3sur5  Une grande entreprise soumet sept candidats au même poste à une série de tests particulièrement pervers, issus de la méthode de recrutement "Gronholm". A quoi sont prêts les finalistes pour atteindre leur but ? C'est l'occasion de mesurer leurs aptitudes et leur résistance émotionnelle face à des conflits particulièrement dérangeants, de trouver une place par rapport au groupe. Ces rats de laboratoires doivent se donner, exhiber leurs limites et faire la preuve de leur potentiel. Dès lors, chacun analyse, jauge l'autre, évalue l'utilité et la loyauté de ses concurrents dans tout un ensemble de contextes probables en général, quelquefois fantaisistes. 

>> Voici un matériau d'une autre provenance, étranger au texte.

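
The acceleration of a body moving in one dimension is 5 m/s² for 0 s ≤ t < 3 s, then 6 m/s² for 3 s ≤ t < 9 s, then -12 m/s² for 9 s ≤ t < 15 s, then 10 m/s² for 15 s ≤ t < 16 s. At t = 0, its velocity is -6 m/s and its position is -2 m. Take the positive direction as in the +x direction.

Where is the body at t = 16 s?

196.5 m

On each constant-a segment, Δv = aΔt and Δx = v₀Δt + ½aΔt²; chain segment to segment.
0–3 s: v starts -6 m/s; Δx = -6·3 + ½·5·3² = 4.5 m; v ends 9 m/s.
3–9 s: v starts 9 m/s; Δx = 9·6 + ½·6·6² = 162 m; v ends 45 m/s.
9–15 s: v starts 45 m/s; Δx = 45·6 + ½·-12·6² = 54 m; v ends -27 m/s.
15–16 s: v starts -27 m/s; Δx = -27·1 + ½·10·1² = -22 m; v ends -17 m/s.
x(16) = -2 + Σ Δx = 196.5 m.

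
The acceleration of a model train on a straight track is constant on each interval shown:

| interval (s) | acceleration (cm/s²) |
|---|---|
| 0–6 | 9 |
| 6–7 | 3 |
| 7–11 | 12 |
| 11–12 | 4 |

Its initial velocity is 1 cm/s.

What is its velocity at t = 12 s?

Δv equals the area under the a-t graph; then v = v₀ + Δv.
0–6 s: 9 × 6 = 54 cm/s
6–7 s: 3 × 1 = 3 cm/s
7–11 s: 12 × 4 = 48 cm/s
11–12 s: 4 × 1 = 4 cm/s
Δv = 109 cm/s, so v(12) = 1 + (109) = 110 cm/s.

110 cm/s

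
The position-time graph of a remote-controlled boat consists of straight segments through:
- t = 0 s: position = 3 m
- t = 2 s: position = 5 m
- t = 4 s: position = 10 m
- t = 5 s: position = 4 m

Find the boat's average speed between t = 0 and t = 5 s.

2.6 m/s

Average speed = (total path length)/(elapsed time); on a piecewise-linear x-t graph the path length is Σ|Δx|.
0–2 s: |Δx| = |5 − 3| = 2 m
2–4 s: |Δx| = |10 − 5| = 5 m
4–5 s: |Δx| = |4 − 10| = 6 m
Total path = 13 m; average speed = 13/5 = 2.6 m/s.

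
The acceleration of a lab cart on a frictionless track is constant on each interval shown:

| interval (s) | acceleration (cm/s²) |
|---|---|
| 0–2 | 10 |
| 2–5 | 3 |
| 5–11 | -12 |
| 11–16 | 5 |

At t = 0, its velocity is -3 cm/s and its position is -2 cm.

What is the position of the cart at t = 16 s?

-151 cm

On each constant-a segment, Δv = aΔt and Δx = v₀Δt + ½aΔt²; chain segment to segment.
0–2 s: v starts -3 cm/s; Δx = -3·2 + ½·10·2² = 14 cm; v ends 17 cm/s.
2–5 s: v starts 17 cm/s; Δx = 17·3 + ½·3·3² = 64.5 cm; v ends 26 cm/s.
5–11 s: v starts 26 cm/s; Δx = 26·6 + ½·-12·6² = -60 cm; v ends -46 cm/s.
11–16 s: v starts -46 cm/s; Δx = -46·5 + ½·5·5² = -167.5 cm; v ends -21 cm/s.
x(16) = -2 + Σ Δx = -151 cm.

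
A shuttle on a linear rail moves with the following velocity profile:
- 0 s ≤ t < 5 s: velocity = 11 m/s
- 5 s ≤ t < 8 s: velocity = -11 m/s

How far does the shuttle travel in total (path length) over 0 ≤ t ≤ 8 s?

Total distance travelled is ∫|v| dt — sum the magnitudes of each area piece.
0–5 s: |11| × 5 = 55 m
5–8 s: |-11| × 3 = 33 m
Total distance = 88 m

88 m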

Adapté d'une pièce de théâtre, La Méthode propose donc ce jeu passionnant et impitoyable à sept candidats pris en otage par la cruauté d'un système. Le film est tout entier voué aux rapports de force et si la mise en scène reste à hauteur des personnages, Marcelo Pineyro tire une grande intensité psychologique du concept,  retravaillé pour le grand écran par un scénariste d'Amenabar. Réduit à l'état de combattants et traités comme des fauves, les personnages subissent en quelque sorte la même épreuve que ceux de Battle Royale, à ceci près que ce n'est pas leur vie qui dépend de l'issue des joutes, mais leur honneur. 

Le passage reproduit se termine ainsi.